Mr Quinn said the company has written to Minister Eoghan Murphy to inform him of the Ervia board's intention to not renew the Service Level Agreements with the 31 local authorities after 2025.

He said that, while there had been very considerable progress in the transformation of public water services since 2014 by Irish Water, working under an SLA model had particular limitations.

"We suffer inconsistent customer service outcomes due to the different work practices and the lack of consistent reporting on service responses.

"We incur substantial costs in fragmented management and workforce structures across 32 organisations which can result in delays and operational complexity, with no clear accountability," Mr Quinn said.

Several committee members expressed concern about the impact on local services of a move away from SLAs, given local knowledge of the system.

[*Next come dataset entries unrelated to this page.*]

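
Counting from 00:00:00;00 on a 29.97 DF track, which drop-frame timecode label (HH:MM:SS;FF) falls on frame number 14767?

00:08:12;23

Ten DF minutes hold 17982 frames, so frame 14767 lies in block 0 (frames 0–17981) with 14767 frames into that block.
The block's first minute is 1800 frames and the rest 1798 each; 14767 frames reaches minute 8, so 0 × 18 + 8 × 2 = 16 labels have been skipped so far.
Adding those back, label number 14767 + 16 = 14783 at 30 labels/s is 492 s + 23 f = 0 h 8 min 12 s frame 23, i.e. 00:08:12;23.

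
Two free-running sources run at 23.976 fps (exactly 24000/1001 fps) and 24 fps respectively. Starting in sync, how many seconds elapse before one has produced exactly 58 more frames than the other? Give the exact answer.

The gap grows by |24 − 24000/1001| = 24/1001 frames per second.
Time for a 58-frame gap: 58 ÷ (24/1001) = 29029/12 s.

29029/12 seconds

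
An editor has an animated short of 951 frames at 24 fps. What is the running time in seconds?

Running time = 951 / (24) = 39.625 s.

39.625 seconds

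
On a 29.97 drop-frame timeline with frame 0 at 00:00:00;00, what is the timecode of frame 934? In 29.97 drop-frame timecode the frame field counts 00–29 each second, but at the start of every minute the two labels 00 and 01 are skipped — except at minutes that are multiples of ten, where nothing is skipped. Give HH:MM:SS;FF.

Ten DF minutes hold 17982 frames, so frame 934 lies in block 0 (frames 0–17981) with 934 frames into that block.
The block's first minute is 1800 frames and the rest 1798 each; 934 frames reaches minute 0, so 0 × 18 + 0 × 2 = 0 labels have been skipped so far.
Adding those back, label number 934 + 0 = 934 at 30 labels/s is 31 s + 4 f = 0 h 0 min 31 s frame 4, i.e. 00:00:31;04.

00:00:31;04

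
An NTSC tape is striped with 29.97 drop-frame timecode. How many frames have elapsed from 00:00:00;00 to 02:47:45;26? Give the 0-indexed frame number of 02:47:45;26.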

Solidarity People Before Profit TD Mick Barry told the committee that any introduction of water charges by the back door would be resisted by communities throughout the country.

He also asked representatives of Irish Water how they intend to introduce excessive charges when 42% of households are not metered.

The company's Managing Director Jerry Grant said this is currently under consultation, but in broad terms 80,000 people had indicative leaks in their service.

He said of 4,000 houses it is in direct contact with, each uses an average equivalent of 35 houses, and "the impact of that is that their neighbours are suffering low pressure". 

He said that for homes without meters leaks are followed up in the same way.

Mr Barry also queried a charge of €100 for "incorrect call outs", describing it as blatant discrimination against low income families.